The End of Days by Jenny Erpenbeck

One of the things I like most about The End of Days is how a potentially sentimental plot is transformed into a thought-provoking and complex work of literature: it would take a rare creative writing tutor or editor to encourage the notion of writing a series of stories about the life of one woman, a series of stories that not only each end in a different time of death, but follow on one from another after interim sections that explore alternative events in which the woman would have evaded death. It is surprising to find not an irritating exploration of serendipity but a searching, eloquent narrative about the nature of chance and the value of human life. Part of each on-going story explores what only others can reveal about ourselves. If those others chose to keep that knowledge hidden, we will always remain a mystery to ourselves.
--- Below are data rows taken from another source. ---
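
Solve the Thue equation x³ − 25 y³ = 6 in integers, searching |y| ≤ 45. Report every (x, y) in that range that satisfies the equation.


The equation is x³ - 25y³ = 6. For fixed y, x³ = 25·y³ + 6, so a solution requires the RHS to be a perfect cube.
Strategy: iterate y from -45 to 45, compute RHS = 25·y³ + 6, and check whether it is a (positive or negative) perfect cube.
Check small values of y:
  y = 0: RHS = 6 is not a perfect cube.
  y = 1: RHS = 31 is not a perfect cube.
  y = -1: RHS = -19 is not a perfect cube.
  y = 2: RHS = 206 is not a perfect cube.
  y = -2: RHS = -194 is not a perfect cube.
  y = 3: RHS = 681 is not a perfect cube.
  y = -3: RHS = -669 is not a perfect cube.
Continuing the search up to |y| = 45 finds no solutions either.
No (x, y) in the scanned range satisfies the equation.

No integer solutions with |y| ≤ 45.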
In a later section of the novel, the woman’s son is visiting Vienna, the city in which his mother once lived as a child.

‘As far as this descendent of a Viennese resident is concerned, Vienna has been washed clean of stories, it took less than a human lifetime for the city to lose all connection to him. Less than a human lifetime for homeland and origins to diverge. He is free, doubly free; he carries around within him a vast dark land: all the stories his mother never told him or that she hid from him; perhaps he carries with him even those stories his mother never knew or heard of, he can’t get rid of them, but he can’t lose them either, since he doesn’t even know them, since all of this lies buried deep within him; for when he slipped from his mother’s womb, he was already filled with interior spaces that didn’t belong to him, and he can’t just look inside to inspect his own interior.’ (Loc 2804)
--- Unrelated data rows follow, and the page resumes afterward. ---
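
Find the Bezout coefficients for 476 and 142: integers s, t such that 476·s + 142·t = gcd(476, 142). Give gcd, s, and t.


Euclidean algorithm on (476, 142) — divide until remainder is 0:
  476 = 3 · 142 + 50
  142 = 2 · 50 + 42
  50 = 1 · 42 + 8
  42 = 5 · 8 + 2
  8 = 4 · 2 + 0
gcd(476, 142) = 2.
Track Bezout coefficients alongside the remainders: start with r₀ = 476 = a·1 + b·0 (s = 1, t = 0) and r₁ = 142 = a·0 + b·1 (s = 0, t = 1); each new remainder r_{k+1} = r_{k-1} − q_k·r_k inherits s_{k+1} = s_{k-1} − q_k·s_k, t_{k+1} = t_{k-1} − q_k·t_k, so r_k = a·s_k + b·t_k at every step:
  q = 3: r = 50, s = 1 − 3·0 = 1, t = 0 − 3·1 = -3  (check: 476·1 + 142·(-3) = 50)
  q = 2: r = 42, s = 0 − 2·1 = -2, t = 1 − 2·(-3) = 7  (check: 476·(-2) + 142·7 = 42)
  q = 1: r = 8, s = 1 − 1·(-2) = 3, t = -3 − 1·7 = -10  (check: 476·3 + 142·(-10) = 8)
  q = 5: r = 2, s = -2 − 5·3 = -17, t = 7 − 5·(-10) = 57  (check: 476·(-17) + 142·57 = 2)
The row with r = 2 (the gcd) gives the Bezout coefficients s = -17, t = 57.
Result: 476 · (-17) + 142 · (57) = 2.

gcd(476, 142) = 2; s = -17, t = 57 (check: 476·(-17) + 142·57 = 2).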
This ‘vast dark land’ is what writing is all about. The woman herself becomes a writer. She uses words to make sense of the world, to bare witness, to try to be truthful and to hope for a better world to come. Her story is individual and it is the story of the 20th Century. A half-Jewish, half-Christian Austrian, much of the woman’s past is run from, but as the stories progress her desire to forge a new life with knowledge of the past consumes her. But finding one’s true identity is like searching a ‘vast dark land’, an unfathomable abyss of what ifs, where daily life unfolds without a map and leaves us all exposed: ‘Even so, some death or other will eventually be her death. If not sooner, then later.’ (Loc 2552) Are we meant to read the novel thinking that the greatest force in life is death? The son thinks of it as walking around accompanied all our lives by our own corpse. And is this something that is meant to force us to push for a better life or to accept the futility of trying to create change?
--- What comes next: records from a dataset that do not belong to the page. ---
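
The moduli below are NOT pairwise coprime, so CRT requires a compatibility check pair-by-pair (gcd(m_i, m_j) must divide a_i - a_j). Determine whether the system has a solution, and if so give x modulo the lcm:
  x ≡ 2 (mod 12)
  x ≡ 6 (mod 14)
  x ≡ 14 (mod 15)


Moduli 12, 14, 15 are not pairwise coprime, so CRT works modulo lcm(m_i) when all pairwise compatibility conditions hold.
Pairwise compatibility: gcd(m_i, m_j) must divide a_i - a_j for every pair.
Merge one congruence at a time:
  Start: x ≡ 2 (mod 12).
  Combine with x ≡ 6 (mod 14): gcd(12, 14) = 2; 6 - 2 = 4, which IS divisible by 2, so compatible.
    Write x = 2 + 12·t and substitute into x ≡ 6 (mod 14): 12·t ≡ 6 − 2 = 4 (mod 14).
    Divide the congruence (and modulus) by g = 2: 6·t ≡ 2 (mod 7).
    The inverse of 6 mod 7 is 6 (since 6·6 = 36 = 5·7 + 1), so t ≡ 6·2 = 12 ≡ 5 (mod 7).
    Then x = 2 + 12·5 = 62, valid modulo lcm(12, 14) = 84: x ≡ 62 (mod 84).
  Combine with x ≡ 14 (mod 15): gcd(84, 15) = 3; 14 - 62 = -48, which IS divisible by 3, so compatible.
    Write x = 62 + 84·t and substitute into x ≡ 14 (mod 15): 84·t ≡ 14 − 62 = -48 (mod 15).
    Divide the congruence (and modulus) by g = 3: 28·t ≡ -16 (mod 5).
    Reduce coefficients mod 5: 3·t ≡ 4 (mod 5).
    The inverse of 3 mod 5 is 2 (since 3·2 = 6 = 1·5 + 1), so t ≡ 2·4 = 8 ≡ 3 (mod 5).
    Then x = 62 + 84·3 = 314, valid modulo lcm(84, 15) = 420: x ≡ 314 (mod 420).
Verify: 314 mod 12 = 2, 314 mod 14 = 6, 314 mod 15 = 14.

x ≡ 314 (mod 420).


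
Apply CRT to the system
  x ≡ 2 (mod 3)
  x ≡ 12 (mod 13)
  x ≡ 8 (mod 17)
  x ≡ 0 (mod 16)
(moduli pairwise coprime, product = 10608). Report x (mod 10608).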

Perhaps, in the end, the ‘vast dark land’ inside us is the most important part of us. What matters more than anything are all the possible stories that could be part of us and our attempts to tell even the smallest proportion of them. Of course that’s the writer in me. What could be more important than telling stories? Lies are always the best kinds of truths. But whatever you take from The End of Days, it would be difficult not to be compelled and inspired by just how much one woman’s possible lives can explore.